The problem with deep fakes is a hostile nation taking over your phone/facetime calls and sounding exactly like your own parents. How can you tell if they can do it in real time? A bad actor could get you to do some really bad things.
That is an interesting point, but this already happens on voice calls. My grandma got a call a while ago from someone claiming to be my brother. Said he needed money because he was in a South American jail or something. Luckily shes still pretty sharp, so she hung up and called my brother (he was not in South America) so the ruse was up. She was pretty shaken up though. A video call would be more convincing but only an incremental, not fundamental, difference.
My mother received a similar call, telling her that I'd had an accident.
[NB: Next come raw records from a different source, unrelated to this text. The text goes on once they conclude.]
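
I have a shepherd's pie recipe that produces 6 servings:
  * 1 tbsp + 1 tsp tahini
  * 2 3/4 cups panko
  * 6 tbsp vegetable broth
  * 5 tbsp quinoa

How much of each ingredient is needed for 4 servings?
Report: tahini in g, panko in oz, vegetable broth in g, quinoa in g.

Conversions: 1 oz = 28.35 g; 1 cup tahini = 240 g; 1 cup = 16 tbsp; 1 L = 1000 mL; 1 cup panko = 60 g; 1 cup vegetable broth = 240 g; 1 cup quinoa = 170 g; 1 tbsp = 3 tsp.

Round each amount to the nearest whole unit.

tahini: 13 g; panko: 4 oz; vegetable broth: 60 g; quinoa: 35 g

Scaling factor: 4/6 = 2/3.
tahini: (1 tbsp + 1 tsp = 4/3 tbsp) × 2/3 ÷ 16 tbsp/cup × 240 g/cup ≈ 13 g
panko: 2.75 cup × 2/3 × 60 g/cup ÷ 28.35 g/oz ≈ 4 oz
vegetable broth: 6 tbsp × 2/3 ÷ 16 tbsp/cup × 240 g/cup = 60 g
quinoa: 5 tbsp × 2/3 ÷ 16 tbsp/cup × 170 g/cup ≈ 35 g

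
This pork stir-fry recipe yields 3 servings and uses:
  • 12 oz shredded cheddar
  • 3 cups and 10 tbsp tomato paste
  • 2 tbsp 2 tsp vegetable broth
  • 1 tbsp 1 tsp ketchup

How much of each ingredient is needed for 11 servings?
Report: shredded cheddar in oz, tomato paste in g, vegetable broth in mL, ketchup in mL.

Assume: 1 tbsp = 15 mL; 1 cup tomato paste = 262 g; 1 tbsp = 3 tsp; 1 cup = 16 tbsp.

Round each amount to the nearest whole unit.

Scaling factor: 11/3.
shredded cheddar: 12 oz × 11/3 = 44 oz
tomato paste: (3 cup + 10 tbsp = 3.625 cup) × 11/3 × 262 g/cup ≈ 3482 g
vegetable broth: (2 tbsp + 2 tsp = 8/3 tbsp) × 11/3 × 15 mL/tbsp ≈ 147 mL
ketchup: (1 tbsp + 1 tsp = 4/3 tbsp) × 11/3 × 15 mL/tbsp ≈ 73 mL

shredded cheddar: 44 oz; tomato paste: 3482 g; vegetable broth: 147 mL; ketchup: 73 mL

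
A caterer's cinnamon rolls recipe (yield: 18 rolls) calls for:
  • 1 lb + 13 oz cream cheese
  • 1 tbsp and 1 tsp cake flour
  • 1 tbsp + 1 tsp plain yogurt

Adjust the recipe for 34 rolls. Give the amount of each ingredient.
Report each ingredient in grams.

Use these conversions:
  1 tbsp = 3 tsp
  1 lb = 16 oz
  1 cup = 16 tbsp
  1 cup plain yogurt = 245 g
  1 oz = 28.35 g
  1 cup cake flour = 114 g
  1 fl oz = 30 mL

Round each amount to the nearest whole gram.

Scaling factor: 34/18 = 17/9.
cream cheese: (1 lb + 13 oz = 1.8125 lb) × 17/9 × 16 oz/lb × 28.35 g/oz ≈ 1553 g
cake flour: (1 tbsp + 1 tsp = 4/3 tbsp) × 17/9 ÷ 16 tbsp/cup × 114 g/cup ≈ 18 g
plain yogurt: (1 tbsp + 1 tsp = 4/3 tbsp) × 17/9 ÷ 16 tbsp/cup × 245 g/cup ≈ 39 g

cream cheese: 1553 g; cake flour: 18 g; plain yogurt: 39 g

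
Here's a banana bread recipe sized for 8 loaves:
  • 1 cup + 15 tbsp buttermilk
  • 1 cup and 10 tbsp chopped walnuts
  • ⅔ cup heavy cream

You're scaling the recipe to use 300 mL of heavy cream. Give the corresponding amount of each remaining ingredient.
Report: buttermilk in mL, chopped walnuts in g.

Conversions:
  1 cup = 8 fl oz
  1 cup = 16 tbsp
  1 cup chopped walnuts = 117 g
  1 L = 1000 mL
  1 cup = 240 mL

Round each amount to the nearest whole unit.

The original recipe has 160 mL of heavy cream, so the scaling factor is 300 ÷ 160 = 15/8 = 1.875.
buttermilk: (1 cup + 15 tbsp = 1.9375 cup) × 15/8 × 240 mL/cup ≈ 872 mL
chopped walnuts: (1 cup + 10 tbsp = 1.625 cup) × 15/8 × 117 g/cup ≈ 356 g

buttermilk: 872 mL; chopped walnuts: 356 g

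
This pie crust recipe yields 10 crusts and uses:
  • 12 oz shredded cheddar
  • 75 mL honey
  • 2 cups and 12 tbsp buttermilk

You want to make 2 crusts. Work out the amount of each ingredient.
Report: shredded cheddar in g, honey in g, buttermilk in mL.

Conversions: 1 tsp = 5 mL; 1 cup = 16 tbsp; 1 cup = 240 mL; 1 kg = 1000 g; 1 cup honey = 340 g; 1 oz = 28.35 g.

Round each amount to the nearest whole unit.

shredded cheddar: 68 g; honey: 21 g; buttermilk: 132 mL

Scaling factor: 2/10 = 1/5 = 0.2.
shredded cheddar: 12 oz × 1/5 × 28.35 g/oz ≈ 68 g
honey: 75 mL × 1/5 ÷ 240 mL/cup × 340 g/cup ≈ 21 g
buttermilk: (2 cup + 12 tbsp = 2.75 cup) × 1/5 × 240 mL/cup = 132 mL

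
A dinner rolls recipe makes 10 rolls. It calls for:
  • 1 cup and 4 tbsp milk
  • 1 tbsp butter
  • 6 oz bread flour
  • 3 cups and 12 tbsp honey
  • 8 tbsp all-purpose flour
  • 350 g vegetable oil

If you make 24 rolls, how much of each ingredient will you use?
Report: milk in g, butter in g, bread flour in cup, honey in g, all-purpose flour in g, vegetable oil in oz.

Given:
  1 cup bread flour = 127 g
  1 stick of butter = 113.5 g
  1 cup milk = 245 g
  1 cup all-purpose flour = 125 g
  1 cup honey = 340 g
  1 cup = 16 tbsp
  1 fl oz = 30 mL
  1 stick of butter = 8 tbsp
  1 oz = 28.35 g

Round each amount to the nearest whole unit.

Scaling factor: 24/10 = 12/5 = 2.4.
milk: (1 cup + 4 tbsp = 1.25 cup) × 12/5 × 245 g/cup = 735 g
butter: 1 tbsp × 12/5 ÷ 8 tbsp/stick × 113.5 g/stick ≈ 34 g
bread flour: 6 oz × 12/5 × 28.35 g/oz ÷ 127 g/cup ≈ 3 cup
honey: (3 cup + 12 tbsp = 3.75 cup) × 12/5 × 340 g/cup = 3060 g
all-purpose flour: 8 tbsp × 12/5 ÷ 16 tbsp/cup × 125 g/cup = 150 g
vegetable oil: 350 g × 12/5 ÷ 28.35 g/oz ≈ 30 oz

milk: 735 g; butter: 34 g; bread flour: 3 cup; honey: 3060 g; all-purpose flour: 150 g; vegetable oil: 30 oz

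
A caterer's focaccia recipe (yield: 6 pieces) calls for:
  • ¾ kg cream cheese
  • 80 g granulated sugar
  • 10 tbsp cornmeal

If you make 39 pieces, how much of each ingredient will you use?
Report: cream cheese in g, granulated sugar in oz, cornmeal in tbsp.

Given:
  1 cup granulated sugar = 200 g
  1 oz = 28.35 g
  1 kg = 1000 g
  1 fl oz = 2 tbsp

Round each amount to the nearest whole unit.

cream cheese: 4875 g; granulated sugar: 18 oz; cornmeal: 65 tbsp

Scaling factor: 39/6 = 13/2 = 6.5.
cream cheese: 0.75 kg × 13/2 × 1000 g/kg = 4875 g
granulated sugar: 80 g × 13/2 ÷ 28.35 g/oz ≈ 18 oz
cornmeal: 10 tbsp × 13/2 = 65 tbsp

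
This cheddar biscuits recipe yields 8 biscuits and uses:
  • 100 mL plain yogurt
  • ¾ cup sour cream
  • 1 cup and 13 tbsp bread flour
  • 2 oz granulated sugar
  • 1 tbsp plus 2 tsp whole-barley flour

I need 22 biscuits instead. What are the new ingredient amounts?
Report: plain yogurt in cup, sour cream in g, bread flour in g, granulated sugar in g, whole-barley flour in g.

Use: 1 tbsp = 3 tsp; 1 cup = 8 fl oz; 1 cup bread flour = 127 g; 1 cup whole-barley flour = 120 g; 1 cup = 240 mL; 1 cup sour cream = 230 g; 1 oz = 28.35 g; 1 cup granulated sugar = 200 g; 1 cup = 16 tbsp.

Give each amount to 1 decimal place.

plain yogurt: 1.1 cup; sour cream: 474.4 g; bread flour: 633.0 g; granulated sugar: 155.9 g; whole-barley flour: 34.4 g

Scaling factor: 22/8 = 11/4 = 2.75.
plain yogurt: 100 mL × 11/4 ÷ 240 mL/cup ≈ 1.1 cup
sour cream: 0.75 cup × 11/4 × 230 g/cup ≈ 474.4 g
bread flour: (1 cup + 13 tbsp = 1.8125 cup) × 11/4 × 127 g/cup ≈ 633.0 g
granulated sugar: 2 oz × 11/4 × 28.35 g/oz ≈ 155.9 g
whole-barley flour: (1 tbsp + 2 tsp = 5/3 tbsp) × 11/4 ÷ 16 tbsp/cup × 120 g/cup ≈ 34.4 g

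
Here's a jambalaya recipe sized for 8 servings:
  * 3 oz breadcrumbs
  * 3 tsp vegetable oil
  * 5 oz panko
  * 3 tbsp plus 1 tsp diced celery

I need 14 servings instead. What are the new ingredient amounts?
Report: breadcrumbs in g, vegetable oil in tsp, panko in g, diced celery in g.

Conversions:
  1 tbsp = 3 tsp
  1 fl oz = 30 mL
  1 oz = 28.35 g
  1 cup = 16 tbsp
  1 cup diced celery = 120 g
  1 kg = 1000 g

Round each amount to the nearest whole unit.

breadcrumbs: 149 g; vegetable oil: 5 tsp; panko: 248 g; diced celery: 44 g

Scaling factor: 14/8 = 7/4 = 1.75.
breadcrumbs: 3 oz × 7/4 × 28.35 g/oz ≈ 149 g
vegetable oil: 3 tsp × 7/4 ≈ 5 tsp
panko: 5 oz × 7/4 × 28.35 g/oz ≈ 248 g
diced celery: (3 tbsp + 1 tsp = 10/3 tbsp) × 7/4 ÷ 16 tbsp/cup × 120 g/cup ≈ 44 g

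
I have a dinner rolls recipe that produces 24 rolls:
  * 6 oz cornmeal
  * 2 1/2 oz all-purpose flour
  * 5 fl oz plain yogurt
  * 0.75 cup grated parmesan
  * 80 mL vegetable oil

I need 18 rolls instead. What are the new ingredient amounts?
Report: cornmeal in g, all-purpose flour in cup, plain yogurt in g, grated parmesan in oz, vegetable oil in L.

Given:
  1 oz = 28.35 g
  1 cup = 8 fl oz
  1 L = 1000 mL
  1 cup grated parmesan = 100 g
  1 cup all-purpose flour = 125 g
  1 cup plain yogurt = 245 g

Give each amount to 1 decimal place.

cornmeal: 127.6 g; all-purpose flour: 0.4 cup; plain yogurt: 114.8 g; grated parmesan: 2.0 oz; vegetable oil: 0.1 L

Scaling factor: 18/24 = 3/4 = 0.75.
cornmeal: 6 oz × 3/4 × 28.35 g/oz ≈ 127.6 g
all-purpose flour: 2.5 oz × 3/4 × 28.35 g/oz ÷ 125 g/cup ≈ 0.4 cup
plain yogurt: 5 fl oz × 3/4 ÷ 8 fl oz/cup × 245 g/cup ≈ 114.8 g
grated parmesan: 0.75 cup × 3/4 × 100 g/cup ÷ 28.35 g/oz ≈ 2.0 oz
vegetable oil: 80 mL × 3/4 ÷ 1000 mL/L ≈ 0.1 L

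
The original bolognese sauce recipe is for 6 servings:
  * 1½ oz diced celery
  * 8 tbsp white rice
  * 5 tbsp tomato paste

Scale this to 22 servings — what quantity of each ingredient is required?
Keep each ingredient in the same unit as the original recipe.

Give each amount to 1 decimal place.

Scaling factor: 22/6 = 11/3.
diced celery: 1.5 oz × 11/3 = 5.5 oz
white rice: 8 tbsp × 11/3 ≈ 29.3 tbsp
tomato paste: 5 tbsp × 11/3 ≈ 18.3 tbsp

diced celery: 5.5 oz; white rice: 29.3 tbsp; tomato paste: 18.3 tbsp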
If you're thinking such an evil persons should be in jail, don't worry, they are! It's them who are in South American prisons using burners or stolen phones.
There's nothing in that link that contradicts what I wrote. My source was an official police alert. I lost the reference, but here is another one from a newspaper (in Spanish):
Maybe PGP or some other form of cryptographic signing will become (more) mainstream as a result of this. Or at the very least a secret word that families can share amongst eachother to verify identities.
Cryptographic signing just moves the problem from the authenticity of the document to the authenticity of the key.
That can be very useful when it is useful to only have establish trust once but that's not really the problem described here. The secret word is probably more useful in being so simple, however it still has to be established beforehand.